Enfin, le projet de décret soumis à la commission écarte expressément l'application du droit d'opposition, conformément au dernier alinéa de l'article 38 de la loi du 6 janvier 1978 modifiée.
Ces dispositions concernant les droits des personnes n'appellent pas d'observation de la commission.
Sur la sécurité des données et la traçabilité des actions :
Les modalités d'authentification des utilisateurs, à savoir des mots de passe de huit caractères valables quatre-vingt-dix jours et comprenant au moins trois types de caractères, sont conformes aux recommandations de la commission. Ces modalités concernent tant l'accès au réseau interne de l'AFLD que l'accès au traitement de l'Agence mondiale antidopage.
Des profils d'habilitation définissent les fonctions ou types d'informations accessibles à un utilisateur.

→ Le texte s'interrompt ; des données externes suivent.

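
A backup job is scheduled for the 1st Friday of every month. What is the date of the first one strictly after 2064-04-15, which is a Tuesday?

April 2064 starts on a Tuesday, so its 1st Friday is 2064-04-04 (3 days in).
That is not after 2064-04-15, so look at May 2064.
May 2064 starts on a Thursday, so its 1st Friday is 2064-05-02 (1 day in).

2064-05-02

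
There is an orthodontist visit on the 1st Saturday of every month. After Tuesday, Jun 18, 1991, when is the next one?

Jul 6, 1991

Jun 1991 starts on a Saturday, so its 1st Saturday is Jun 1, 1991.
That is not after Jun 18, 1991, so look at Jul 1991.
Jul 1991 starts on a Monday, so its 1st Saturday is Jul 6, 1991 (5 days in).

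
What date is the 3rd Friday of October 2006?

October 20, 2006

October 2006 begins on a Sunday, so the first Friday is October 6 (5 days later).
The 3rd Friday is 2 weeks later: 6 + 14 = 20.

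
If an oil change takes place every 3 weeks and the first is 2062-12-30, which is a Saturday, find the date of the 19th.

The 19th occurrence is 18 intervals after the first: 18 × 21 = 378 days after 2062-12-30.
December has 31 days — 1 day to the end of December leaves 377.
January has 31 days (346 left).
February has 28 days (318 left).
March has 31 days (287 left).
April has 30 days (257 left).
May has 31 days (226 left).
June has 30 days (196 left).
July has 31 days (165 left).
August has 31 days (134 left).
September has 30 days (104 left).
October has 31 days (73 left).
November has 30 days (43 left).
December has 31 days (12 left).
12 days into January → 2064-01-12.

2064-01-12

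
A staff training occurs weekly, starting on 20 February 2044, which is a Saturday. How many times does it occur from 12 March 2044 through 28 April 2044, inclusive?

Occurrences land 7·i days after 20 February 2044 for i = 0, 1, 2, …
12 March 2044 is 21 days after the start; 21 ÷ 7 = 3 remainder 0. First occurrence in the window: #4 on 12 March 2044 (3×7 = 21 days in).
28 April 2044 is 68 days after the start; 68 ÷ 7 = 9 remainder 5. Last occurrence in the window: #10 on 23 April 2044.
Occurrences #4 through #10: 7 in total.

7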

Les étapes de développement et de maintenance du traitement font l'objet de mesures de sécurité visant à garantir la confidentialité des données.
Des mesures de sécurité physiques sont mises en place pour garantir la sécurité physique des serveurs.
L'accès au portail de l'Agence mondiale antidopage est sécurisé avec le protocole HTTPS, ce qui garantit la confidentialité et l'intégrité des données échangées.
Les données stockées dans le serveur de l'Agence mondiale antidopage sont chiffrées avec un protocole garantissant la confidentialité des données.
La consultation du portail de l'Agence mondiale antidopage pouvant être réalisée depuis n'importe quel terminal, dès lors que l'utilisateur dispose des bons identifiants, la commission recommande la mise en place d'une restriction par identification de l'adresse IP, afin de renforcer le contrôle de l'accès au traitement de l'Agence mondiale antidopage.
Les accès en consultation et en écriture au traitement de l'Agence mondiale antidopage sont journalisés, ce qui assure la traçabilité des opérations effectuées.
Le fait que seul un agent de I'AFLD soit en mesure d'effectuer des extractions de données a été avancé, par le ministère, à titre de justification de l'absence d'un mécanisme de journalisation permettant à I'AFLD d'assurer la traçabilité de ces opérations. La commission recommande néanmoins que soit mis en œuvre un journal des extractions de données.
Sous réserve des précédentes observations, les mesures de sécurité décrites par le responsable de traitement sont conformes à l'exigence de sécurité prévue par l'article 34 de la loi du 6 janvier 1978 modifiée.
La commission rappelle toutefois que cette obligation nécessite la mise à jour des mesures de sécurité au regard de la réévaluation régulière des risques.